Tools and Services for Running K8s in Azure
The following are the three main products that Azure provides for working with Kubernetes. There are also numerous third-party integrations you can use. Many of these integrations are available through the Marketplace.
Azure Kubernetes Service (AKS)
To use AKS, you simply need to specify the number of worker nodes you wish to use. Then, configure the settings applying to those nodes. Azure then creates and operates the Kubernetes control plane for you. This service is free to use. You are, however, responsible for the cost of the virtual machines, storage, and networking resources it consumes.
AKS includes features for highly-available clusters, automated version upgrades, and event-driven autoscaling. It integrates with existing Azure services, including Search, Monitor, Load Balancer, Visual Studio Code, and Azure DevOps.
Visual Studio (VS) Code
Visual Studio Code is a code editor that you can use on Windows, Linux, or mac OS. It is free to use for private or commercial purposes. VS Code includes features for code autocompletion, debugging, Git, and a variety of extensions.

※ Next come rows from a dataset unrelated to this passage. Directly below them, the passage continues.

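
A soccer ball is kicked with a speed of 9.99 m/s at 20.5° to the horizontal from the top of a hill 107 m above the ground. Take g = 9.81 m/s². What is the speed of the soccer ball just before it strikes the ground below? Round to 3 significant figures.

46.9 m/s

v_x = 9.99 cos 20.5° = 9.357 m/s is unchanged throughout.
For the vertical component, v_y² = v_y0² + 2 g h = (3.499)² + 2×9.81×107 = 2112, so |v_y| = 45.96 m/s.
Impact speed = √(v_x² + v_y²) = √(87.55 + 2112) = 46.9 m/s.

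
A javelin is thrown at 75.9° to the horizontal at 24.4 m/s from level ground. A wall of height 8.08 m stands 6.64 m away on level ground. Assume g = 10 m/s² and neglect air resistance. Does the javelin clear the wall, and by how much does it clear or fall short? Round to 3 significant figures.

v_x = 24.4 cos 75.9° = 5.944 m/s; v_y0 = 24.4 sin 75.9° = 23.66 m/s.
Time to reach the wall: t = 6.64 / 5.944 = 1.117 s.
Height at that point: y = 23.66×1.117 − 5.000×1.117² = 20.19 m.
That is 20.19 − 8.08 = 12.1 m above the top of the wall, so the javelin clears it.

Yes — it clears the wall by 12.1 m.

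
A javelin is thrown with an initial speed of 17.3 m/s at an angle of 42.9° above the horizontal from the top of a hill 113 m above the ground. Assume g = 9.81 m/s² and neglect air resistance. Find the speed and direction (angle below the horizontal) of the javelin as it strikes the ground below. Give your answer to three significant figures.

50.2 m/s at 75.4° below the horizontal

v_x = 17.3 cos 42.9° = 12.67 m/s (constant).
|v_y| at impact = √((11.78)² + 2×9.81×113) = 48.54 m/s.
Speed = √(12.67² + 48.54²) = 50.2 m/s; angle = arctan(48.54/12.67) = 75.4° below horizontal.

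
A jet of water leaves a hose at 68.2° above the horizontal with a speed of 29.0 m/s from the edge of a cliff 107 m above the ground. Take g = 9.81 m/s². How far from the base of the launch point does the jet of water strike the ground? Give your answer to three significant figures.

Components: v_x = 29.0 cos 68.2° = 10.77 m/s, v_y = 29.0 sin 68.2° = 26.93 m/s.
Vertical: 0 = 107 + 26.93 t − ½(9.81) t² ⇒ 4.905 t² − 26.93 t − 107 = 0.
t = [26.93 + √(725.2 + 2099)] / 9.810 = 8.162 s.
Horizontal: R = v_x · t = 10.77 × 8.162 = 87.9 m.

87.9 m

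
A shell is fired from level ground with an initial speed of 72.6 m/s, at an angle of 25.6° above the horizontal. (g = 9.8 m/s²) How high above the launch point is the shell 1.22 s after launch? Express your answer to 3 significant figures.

v_y0 = 72.6 sin 25.6° = 31.37 m/s.
y(t) = v_y0 t − ½ g t² = 31.37×1.22 − 4.900×1.22² = 31.0 m.

31.0 m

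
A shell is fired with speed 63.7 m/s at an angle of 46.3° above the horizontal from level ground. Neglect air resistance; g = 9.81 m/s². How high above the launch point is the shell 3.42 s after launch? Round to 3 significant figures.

v_y0 = 63.7 sin 46.3° = 46.05 m/s.
y(t) = v_y0 t − ½ g t² = 46.05×3.42 − 4.905×3.42² = 100 m.

100 m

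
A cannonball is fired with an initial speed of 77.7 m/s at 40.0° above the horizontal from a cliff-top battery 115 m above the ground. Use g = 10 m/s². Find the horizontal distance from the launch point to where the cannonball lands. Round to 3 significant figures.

Components: v_x = 77.7 cos 40.0° = 59.52 m/s, v_y = 77.7 sin 40.0° = 49.94 m/s.
Vertical: 0 = 115 + 49.94 t − ½(10) t² ⇒ 5.000 t² − 49.94 t − 115 = 0.
t = [49.94 + √(2494 + 2300)] / 10.00 = 11.92 s.
Horizontal: R = v_x · t = 59.52 × 11.92 = 709 m.

709 m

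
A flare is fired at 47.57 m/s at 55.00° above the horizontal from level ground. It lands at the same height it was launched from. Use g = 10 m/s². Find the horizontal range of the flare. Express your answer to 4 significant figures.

Components: v_x = 47.57 cos 55.00° = 27.285 m/s, v_y = 47.57 sin 55.00° = 38.967 m/s.
Time of flight (same landing height): t = 2 v_y / g = 2 × 38.967 / 10 = 7.7934 s.
Range: R = v_x · t = 27.285 × 7.7934 = 212.6 m.

212.6 m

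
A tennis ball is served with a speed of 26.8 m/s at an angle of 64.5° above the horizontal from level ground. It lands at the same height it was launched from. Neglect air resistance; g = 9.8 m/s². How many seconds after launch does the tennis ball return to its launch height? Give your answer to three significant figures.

Vertical component: v_y = 26.8 sin 64.5° = 24.19 m/s.
For a projectile landing at launch height, time of flight is t = 2 v_y / g = 2 × 24.19 / 9.8 = 4.94 s.

4.94 s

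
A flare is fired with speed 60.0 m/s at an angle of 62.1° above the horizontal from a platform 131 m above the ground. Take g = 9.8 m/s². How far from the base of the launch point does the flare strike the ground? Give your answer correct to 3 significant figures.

362 m

Components: v_x = 60.0 cos 62.1° = 28.08 m/s, v_y = 60.0 sin 62.1° = 53.03 m/s.
Vertical: 0 = 131 + 53.03 t − ½(9.8) t² ⇒ 4.900 t² − 53.03 t − 131 = 0.
t = [53.03 + √(2812 + 2568)] / 9.800 = 12.90 s.
Horizontal: R = v_x · t = 28.08 × 12.90 = 362 m.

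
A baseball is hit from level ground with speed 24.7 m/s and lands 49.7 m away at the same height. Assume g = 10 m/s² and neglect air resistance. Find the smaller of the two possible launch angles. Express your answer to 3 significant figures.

Level-ground range: R = v₀² sin(2θ)/g ⇒ sin 2θ = R g / v₀² = 49.7×10/24.7² = 0.8146.
2θ = arcsin(0.8146) = 54.55° or 180° − 54.55° = 125.45°.
So θ = 27.3° or θ = 62.7°.

27.3°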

One of the extensions available for VS Code is the Kubernetes Tools extension. This extension includes features to help you develop Kubernetes manifests and helm charts. It also enables you to debug live applications. You can use it to deploy applications to self-hosted Kubernetes or directly to AKS. To deploy to AKS, you need to first install the Azure Command Line Interface (CLI).
Azure Dev Spaces
Dev Spaces is a service that enables you to iteratively develop and test microservices in AKS. It can help simplify unit testing since it doesn’t require replication or mocking of dependencies. It was designed to help ease collaboration. Dev Spaces includes features that enable you to run and debug containers in AKS and share cluster environments. It is intended for development and testing, not production use. You can use Dev Spaces with the Azure CLI or with VS Code.
Tips for Running Kubernetes in Azure
Once your Kubernetes clusters are deployed, you should continue to monitor and refine your cluster performance. You can use cAdvisor and Azure Monitor to understand your resource use and performance. cAdvisor is an open-source daemon. It collects, aggregates, processes, and exports resource use and performance metrics for each of your containers. Azure Monitor is Azure’s paid service. Azure Monitor uses cAdvisor endpoints to gather performance metrics.
When configuring your nodes, make your configuration specific to your workloads. In particular, pay attention to how you set requests and limits. Requests and limits dictate the CPU and memory resources clusters can use. Requests can help you ensure that your applications remain available by guaranteeing sufficient cluster resources. Limits can help ensure that you are not wasting resources by guaranteeing that clusters don’t consume too many resources.
When deciding where to run your clusters, consider deploying in multiple regions. Having clusters in the same regions as your users will help decrease latency. Multiple clusters in different regions can be used to eliminate single points of failure and speed disaster recovery. You can use Azure’s Traffic Manager service to route traffic between clusters in AKS.
Finally, when deciding which storage to use with your clusters, choose the type carefully. Storage types offered by Azure include Azure files and Azure managed disks. SSD storage should be used for production environments as it can provide higher throughput and lower latency.
Hopefully, this article helped you better understand how you can benefit from using Kubernetes and Azure together. The tools and tips covered here can provide you with a place to start as you work to refine your process of development and deployment.
Once you’re ready to really fine-tune your configurations, consider checking out the Azure/Kubernetes best practices community on GitHub. There, you can find more specific practices and guidance.